I’ve been waiting anxiously for the Supreme Court to issue its major rulings for this session, so I asked friends to recommend the best books about the Court. Votes were cast for The Nine and for The Brethren, and the library got The Nine in first, so here we are.
It’s a startling portrait of the justices and their major cases over the last twenty or so years, and I felt I learned quite a bit about some of the justices’ personalities and the reasoning and maneuvering behind some of the major rulings. Based on this strength alone, I recommend the book.
The book is dated, of course (published before the 2008 election), but that can’t be helped. However, I felt at times that Mr. Toobin’s portrayals of the justices shaded toward unseemly.

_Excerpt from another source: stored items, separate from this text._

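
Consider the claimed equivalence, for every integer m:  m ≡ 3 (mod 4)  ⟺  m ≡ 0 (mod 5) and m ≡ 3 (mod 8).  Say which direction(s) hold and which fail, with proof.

[⇒] This fails: m = 3 gives 3 ≡ 3 (mod 4) but 3 ≡ 3 (mod 5), so the conjunction on the right does not hold.

[⇐] Conversely, if m ≡ 0 (mod 5) and m ≡ 3 (mod 8), then by the Chinese remainder theorem m ≡ 35 (mod 40). Since 35 ≡ 3 (mod 4) and 4 ∣ 40, we get m ≡ 3 (mod 4).

Only the converse holds.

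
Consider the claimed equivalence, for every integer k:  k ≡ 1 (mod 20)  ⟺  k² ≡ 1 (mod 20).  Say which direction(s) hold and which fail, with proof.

(⇒) holds; (⇐) fails.

(⇒) Suppose k ≡ 1 (mod 20). Write k = 20j + 1. Then (20j + 1)² = 400j² + 40j + 1 = 20(20j² + 2j) + 1, so k² ≡ 1 (mod 20).

(⇐) This fails: take k = 9. Then 9² = 81 ≡ 1 (mod 20), yet 9 ≡ 9 (mod 20), not 1.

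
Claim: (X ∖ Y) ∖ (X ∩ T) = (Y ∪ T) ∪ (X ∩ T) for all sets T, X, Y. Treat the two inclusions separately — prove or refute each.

(⊆) This inclusion fails. Take T = ∅, X = {1}, Y = ∅; then 1 ∈ (X ∖ Y) ∖ (X ∩ T) but 1 ∉ (Y ∪ T) ∪ (X ∩ T).

(⊇) This inclusion fails. Take T = {1}, X = ∅, Y = ∅; then 1 ∈ (Y ∪ T) ∪ (X ∩ T) but 1 ∉ (X ∖ Y) ∖ (X ∩ T).

(⊆) fails and (⊇) fails.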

For instance, is it necessary to say that Justice Scalia “raged”? Or to comment more than once on Justice Ginsburg’s (physical) stature? Or to call Justice Kennedy vain? Far more interesting was the revelation that several of the justices enjoy travel and are interested in the views of their international colleagues.
I didn’t care for the organization of the book, which too often was chronologically vague and disjointed. And I would have preferred a narrative with fewer overt political opinions from the author, who seemed to me, at times, to be taking on the role of interpreter of the nation’s laws for himself.
Still, it’s worth reading if you’re interested in the workings of the court.